First you have a poor understanding of the phantom dust situation. The 5 mil wasn't for the full game. It was merely for a prototype or proof of concept. The full game would have cost a lot more.
Wrong. The proof of concept was the part they displayed in the screenshot when Xbox green-lighted and granted them the 5 million in the first place. They liked what they saw and they wanted the development team to finish it. The team asked for more money in order to do this, Microsoft felt that they already had enough money, so the whole thing was blown up. What would the point of Microsoft asking for a single player campaign, more fleshed out multiplayer, and gameplay footage for E3, all for a "proof of concept"? No, they had already passed that point in development.
Second it doesn't mater what the graphics look like you still have to pay programmers to make the game. You still need artists and voice actors. You still need writers and engineers, producers, directors, etc
Of course but that doesn't mean it takes 5 million dollars to do it, or even 500k for that matter. Dust: An Elysian Tale had all that and was done with a 40k from Microsoft plus extra in-house.

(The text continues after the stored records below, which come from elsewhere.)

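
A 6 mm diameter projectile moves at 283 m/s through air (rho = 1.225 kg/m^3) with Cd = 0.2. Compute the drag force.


A = pi*(d/2)^2 = pi*(6/2000)^2 = 2.82743e-05 m^2
Fd = 0.5*Cd*rho*A*v^2 = 0.5*0.2*1.225*2.82743e-05*283^2 = 0.2774 N

0.2774 N


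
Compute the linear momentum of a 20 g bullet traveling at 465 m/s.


p = m*v = 0.02*465 = 9.3 kg·m/s

9.3 kg·m/s


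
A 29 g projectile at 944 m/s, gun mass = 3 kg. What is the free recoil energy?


v_r = m_p*v_p/m_gun = 0.029*944/3 = 9.12533 m/s, E_r = 0.5*m_gun*v_r^2 = 0.5*3*9.12533^2 = 124.9 J

124.9 J


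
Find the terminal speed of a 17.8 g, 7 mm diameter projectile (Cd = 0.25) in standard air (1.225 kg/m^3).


A = pi*(d/2)^2 = pi*(7/2000)^2 = 3.84845e-05 m^2
vt = sqrt(2mg/(Cd*rho*A)) = sqrt(2*0.0178*9.81/(0.25 * 1.225 * 3.84845e-05)) = 172.1 m/s

172.1 m/s


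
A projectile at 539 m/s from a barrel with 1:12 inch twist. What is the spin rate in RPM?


twist_m = 12*0.0254 = 0.3048 m
spin = v/twist = 539/0.3048 = 1768.373 rev/s
RPM = spin*60 = 1768.373*60 ≈ 106102 RPM

106102 RPM


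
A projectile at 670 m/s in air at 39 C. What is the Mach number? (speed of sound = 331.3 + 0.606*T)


a = 331.3 + 0.606*(39) = 354.934 m/s
M = v/a = 670/354.934 = 1.888

1.888


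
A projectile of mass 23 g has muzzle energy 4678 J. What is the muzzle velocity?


v = sqrt(2*E/m) = sqrt(2*4678/0.023) = 637.8 m/s

637.8 m/s


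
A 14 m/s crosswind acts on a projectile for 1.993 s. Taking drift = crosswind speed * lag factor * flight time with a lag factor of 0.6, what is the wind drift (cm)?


drift = v_wind * lag * t = 14 * 0.6 * 1.993 = 16.7412 m ≈ 1674 cm

1674 cm


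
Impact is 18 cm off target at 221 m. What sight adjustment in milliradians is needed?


1 mrad subtends 1 cm per 10 m of range, so adj = error_cm / (dist_m / 10) = 18 / (221/10) = 0.8145 mrad

0.8145 mrad


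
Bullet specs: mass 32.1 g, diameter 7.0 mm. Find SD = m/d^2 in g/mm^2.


SD = m/d^2 = 32.1/7.0^2 = 0.6551 g/mm^2

0.6551 g/mm^2


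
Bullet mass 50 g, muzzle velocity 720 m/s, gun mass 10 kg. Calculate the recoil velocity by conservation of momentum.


v_recoil = m_p * v_p / m_gun = 0.05 * 720 / 10 = 3.6 m/s

3.6 m/s


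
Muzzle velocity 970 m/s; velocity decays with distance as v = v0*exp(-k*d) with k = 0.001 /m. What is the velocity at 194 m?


v = v0*exp(-k*d) = 970*exp(-0.001*194) = 798.9 m/s

798.9 m/s


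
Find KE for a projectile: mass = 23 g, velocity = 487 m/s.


E = 0.5*m*v^2 = 0.5*0.023*487^2 = 2727 J

2727 J


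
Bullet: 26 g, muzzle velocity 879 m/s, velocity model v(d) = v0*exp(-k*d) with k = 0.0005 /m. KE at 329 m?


v = v0*exp(-k*d) = 879*exp(-0.0005*329) = 745.671 m/s
E = 0.5*m*v^2 = 0.5*0.026*745.671^2 = 7228 J

7228 J


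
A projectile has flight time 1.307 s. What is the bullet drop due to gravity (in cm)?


drop = 0.5*g*t^2 = 0.5*9.81*1.307^2 = 8.37896 m ≈ 837.9 cm

837.9 cm


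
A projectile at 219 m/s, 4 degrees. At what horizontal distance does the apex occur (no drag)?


R = v0^2*sin(2*theta)/g = 219^2*sin(2*4°)/9.81 = 680.416 m
apex_dist = R/2 = 680.416/2 = 340.2 m

340.2 m


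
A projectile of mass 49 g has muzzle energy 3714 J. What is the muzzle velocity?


v = sqrt(2*E/m) = sqrt(2*3714/0.049) = 389.3 m/s

389.3 m/s


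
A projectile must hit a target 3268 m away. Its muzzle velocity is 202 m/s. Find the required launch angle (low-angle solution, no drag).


sin(2*theta) = R*g/v0^2 = 3268*9.81/202^2 = 0.785685, theta = arcsin(0.785685)/2 = 25.89°

25.89 degrees


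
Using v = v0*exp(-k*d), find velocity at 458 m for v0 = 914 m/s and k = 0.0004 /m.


v = v0*exp(-k*d) = 914*exp(-0.0004*458) = 761 m/s

761 m/s


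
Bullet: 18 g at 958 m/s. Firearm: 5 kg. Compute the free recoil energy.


v_r = m_p*v_p/m_gun = 0.018*958/5 = 3.4488 m/s, E_r = 0.5*m_gun*v_r^2 = 0.5*5*3.4488^2 = 29.74 J

29.74 J


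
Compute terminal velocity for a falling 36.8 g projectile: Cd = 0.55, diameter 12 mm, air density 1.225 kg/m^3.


A = pi*(d/2)^2 = pi*(12/2000)^2 = 1.13097e-04 m^2
vt = sqrt(2mg/(Cd*rho*A)) = sqrt(2*0.0368*9.81/(0.55 * 1.225 * 1.13097e-04)) = 97.34 m/s

97.34 m/s


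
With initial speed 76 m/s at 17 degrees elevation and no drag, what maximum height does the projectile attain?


H = (v0*sin(theta))^2 / (2g) = (76*sin(17°))^2 / (2*9.81) = 25.17 m

25.17 m


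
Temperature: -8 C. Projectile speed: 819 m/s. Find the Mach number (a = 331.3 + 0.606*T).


a = 331.3 + 0.606*(-8) = 326.452 m/s
M = v/a = 819/326.452 = 2.509

2.509


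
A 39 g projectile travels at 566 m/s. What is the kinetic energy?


E = 0.5*m*v^2 = 0.5*0.039*566^2 = 6247 J

6247 J


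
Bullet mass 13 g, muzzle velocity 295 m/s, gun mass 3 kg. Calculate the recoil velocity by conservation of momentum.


v_recoil = m_p * v_p / m_gun = 0.013 * 295 / 3 = 1.278 m/s

1.278 m/s


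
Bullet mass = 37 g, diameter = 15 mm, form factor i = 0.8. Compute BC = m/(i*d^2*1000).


BC = m/(i*d^2*1000) = 37/(0.8 * 15^2 * 1000) = 0.0002056

0.0002056


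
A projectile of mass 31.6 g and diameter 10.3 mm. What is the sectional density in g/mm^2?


SD = m/d^2 = 31.6/10.3^2 = 0.2979 g/mm^2

0.2979 g/mm^2


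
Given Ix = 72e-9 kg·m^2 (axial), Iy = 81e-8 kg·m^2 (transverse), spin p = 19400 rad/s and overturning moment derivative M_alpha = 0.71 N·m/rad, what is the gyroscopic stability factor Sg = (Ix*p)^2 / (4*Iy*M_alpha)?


Sg = Ix^2 * p^2 / (4 * Iy * M_alpha) = (72e-9)^2 * 19400^2 / (4 * 81e-8 * 0.71) = 0.8481

0.8481


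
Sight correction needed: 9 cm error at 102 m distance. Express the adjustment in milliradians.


1 mrad subtends 1 cm per 10 m of range, so adj = error_cm / (dist_m / 10) = 9 / (102/10) = 0.8824 mrad

0.8824 mrad


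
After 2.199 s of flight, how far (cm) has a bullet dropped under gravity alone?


drop = 0.5*g*t^2 = 0.5*9.81*2.199^2 = 23.7186 m ≈ 2372 cm

2372 cm


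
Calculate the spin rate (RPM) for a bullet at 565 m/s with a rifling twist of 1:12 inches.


twist_m = 12*0.0254 = 0.3048 m
spin = v/twist = 565/0.3048 = 1853.675 rev/s
RPM = spin*60 = 1853.675*60 ≈ 111220 RPM

111220 RPM


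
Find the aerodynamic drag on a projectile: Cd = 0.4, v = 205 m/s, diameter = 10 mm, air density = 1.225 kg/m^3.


A = pi*(d/2)^2 = pi*(10/2000)^2 = 7.85398e-05 m^2
Fd = 0.5*Cd*rho*A*v^2 = 0.5*0.4*1.225*7.85398e-05*205^2 = 0.8087 N

0.8087 N


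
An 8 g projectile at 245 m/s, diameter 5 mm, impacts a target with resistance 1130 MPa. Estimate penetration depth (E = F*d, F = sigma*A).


A = pi*(d/2)^2 = pi*(5/2)^2 = 19.635 mm^2
E = 0.5*m*v^2 = 0.5*0.008*245^2 = 240.1 J
depth = E/(sigma*A) = 240.1 J / (1130 MPa * 19.635 mm^2) = 240.1/(1130 * 19.635) m = 0.0108214 m ≈ 10.82 mm

10.82 mm


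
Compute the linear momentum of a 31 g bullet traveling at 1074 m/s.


p = m*v = 0.031*1074 = 33.29 kg·m/s

33.29 kg·m/s


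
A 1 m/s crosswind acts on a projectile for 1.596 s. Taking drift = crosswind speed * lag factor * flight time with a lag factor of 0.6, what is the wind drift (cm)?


drift = v_wind * lag * t = 1 * 0.6 * 1.596 = 0.9576 m ≈ 95.76 cm

95.76 cm


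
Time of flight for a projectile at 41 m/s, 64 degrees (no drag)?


T = 2*v0*sin(theta)/g = 2*41*sin(64°)/9.81 = 7.513 s

7.513 s


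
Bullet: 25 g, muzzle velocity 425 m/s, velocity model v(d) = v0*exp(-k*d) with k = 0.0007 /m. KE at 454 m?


v = v0*exp(-k*d) = 425*exp(-0.0007*454) = 309.293 m/s
E = 0.5*m*v^2 = 0.5*0.025*309.293^2 = 1196 J

1196 J


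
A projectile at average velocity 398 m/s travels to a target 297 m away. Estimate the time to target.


t = d/v = 297/398 = 0.7462 s

0.7462 s


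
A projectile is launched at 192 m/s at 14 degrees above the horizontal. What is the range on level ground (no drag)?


R = v0^2 * sin(2*theta) / g = 192^2 * sin(2*14°) / 9.81 = 1764 m

1764 m


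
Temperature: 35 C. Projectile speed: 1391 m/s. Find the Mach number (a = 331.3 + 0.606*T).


a = 331.3 + 0.606*(35) = 352.51 m/s
M = v/a = 1391/352.51 = 3.946

3.946


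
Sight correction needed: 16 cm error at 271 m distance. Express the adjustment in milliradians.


1 mrad subtends 1 cm per 10 m of range, so adj = error_cm / (dist_m / 10) = 16 / (271/10) = 0.5904 mrad

0.5904 mrad


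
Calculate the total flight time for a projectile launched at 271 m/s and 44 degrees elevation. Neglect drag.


T = 2*v0*sin(theta)/g = 2*271*sin(44°)/9.81 = 38.38 s

38.38 s


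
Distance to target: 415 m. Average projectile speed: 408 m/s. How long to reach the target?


t = d/v = 415/408 = 1.017 s

1.017 s


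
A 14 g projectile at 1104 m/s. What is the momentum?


p = m*v = 0.014*1104 = 15.46 kg·m/s

15.46 kg·m/s


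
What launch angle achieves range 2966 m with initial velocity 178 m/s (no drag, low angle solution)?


sin(2*theta) = R*g/v0^2 = 2966*9.81/178^2 = 0.918333, theta = arcsin(0.918333)/2 = 33.34°

33.34 degrees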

Lets make a hypothetical scenario. You are making an "indie" game.
Let's not, because this is the part where I start laughing. I know plenty about this subject.
Each of these jobs pulls in six figures.
LOL, no they don't.
Again, Dust: An Elysian Tale had great voice acting. The entire game budget was less than 100k. Probably half that.
And no I'm not arguing that DAET is on the level of this game as far as what's going into it, but I'm making a point that it can be done and the internet tends to go overboard with their obsession with high numbers and stat stuffing.
So for one year working on the game your budget is at the very least 400,000.
No it wouldn't be.
And that's without even talking about purchasing equipment or Paying for office space, testers, researchers, community managers, ect.
Which costs millions right? LOL
Then you have to talk about licensing fees. Most games use engines or other technology that you have to pay money in order to use.
A lot of them are free now. Taking a hit on the backend doesn't mean anything because it's based according to the success of the product. That's not an issue.
Then in order to sell the game you have to pay each platform holder a fee in order to out the game on that platform. Its said it costs 6 figures just to launch on each perspective platform.
No it varies, depending on said platform, who you know, and networking skills in general.
5 mill is cheap for any game in 2015
An indie game? Definitely not.
More work and degree of difficulty went into Shadowrun and that kickstarter was 1 million. That Baldur's wannabe game won 1-2 million kickstarter and was marketed and critically acclaimed everywhere (granted it's PC only but my point still stands). More work and degree of difficulty was put into that game also. The idea that this 2.5 D game somehow has double the budget of those previously mentioned, and compares to AAA budgets, is laughable.